Research article

Most nuclear systemic autoantigens are extremely disordered proteins: implications for the etiology of systemic autoimmunity

Philip L Carl¹ , Brenda RS Temple² and Philip L Cohen³

¹  Department of Pharmacology, University of North Carolina, Chapel Hill, NC 27599, USA

²  R. L. Juliano Structural Bioinformatics Core Facility, University of North Carolina, Chapel Hill, NC 27599, USA

³  Division of Rheumatology, University of Pennsylvania School of Medicine and Philadelphia VA Medical Center, Philadelphia, PA 19104, USA

author email corresponding author email

Arthritis Research & Therapy 2005, 7:R1360-R1374doi:10.1186/ar1832

Published:	6 October 2005

Abstract

Patients with systemic autoimmune diseases usually produce high levels of antibodies to self-antigens (autoantigens). The repertoire of common autoantigens is remarkably limited, yet no readily understandable shared thread links these apparently diverse proteins.
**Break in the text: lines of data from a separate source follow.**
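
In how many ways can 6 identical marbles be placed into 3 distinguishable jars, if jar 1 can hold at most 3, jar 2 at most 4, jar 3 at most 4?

16

Without the upper bounds there are C(8,2) = 28 ways to split 6 among 3 jars.
Subtract solutions that violate a single cap (substitute x_i' = x_i − (cap_i+1)): x_1 ≥ 4 gives C(4,2) = 6; x_2 ≥ 5 gives C(3,2) = 3; x_3 ≥ 5 gives C(3,2) = 3. Together 12.
No two caps can be exceeded simultaneously, so the pair terms are all 0.
By inclusion–exclusion the count is 28 − 12 + 0 = 16.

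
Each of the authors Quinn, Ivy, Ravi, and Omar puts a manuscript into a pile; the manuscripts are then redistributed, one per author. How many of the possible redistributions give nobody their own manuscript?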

Using computer prediction algorithms, we have found that most nuclear systemic autoantigens are predicted to contain long regions of extreme structural disorder. Such disordered regions would generally make poor B cell epitopes and are predicted to be under-represented as potential T cell epitopes. Consideration of the potential role of protein disorder may give novel insights into the possible role of molecular mimicry in the pathogenesis of autoimmunity. The recognition of extreme autoantigen protein disorder has led us to an explicit model of epitope spreading that explains many of the paradoxical aspects of autoimmunity – in particular, the difficulty in identifying autoantigen-specific helper T cells that might collaborate with the B cells activated in systemic autoimmunity. The model also explains the experimentally observed breakdown of major histocompatibility complex (MHC) class specificity in peptides associated with the MHC II proteins of activated autoimmune B cells, and sheds light on the selection of particular T cell epitopes in autoimmunity. Finally, the model helps to rationalize the relative rarity of clinically significant autoimmunity despite the prevalence of low specificity/low avidity autoantibodies in normal individuals.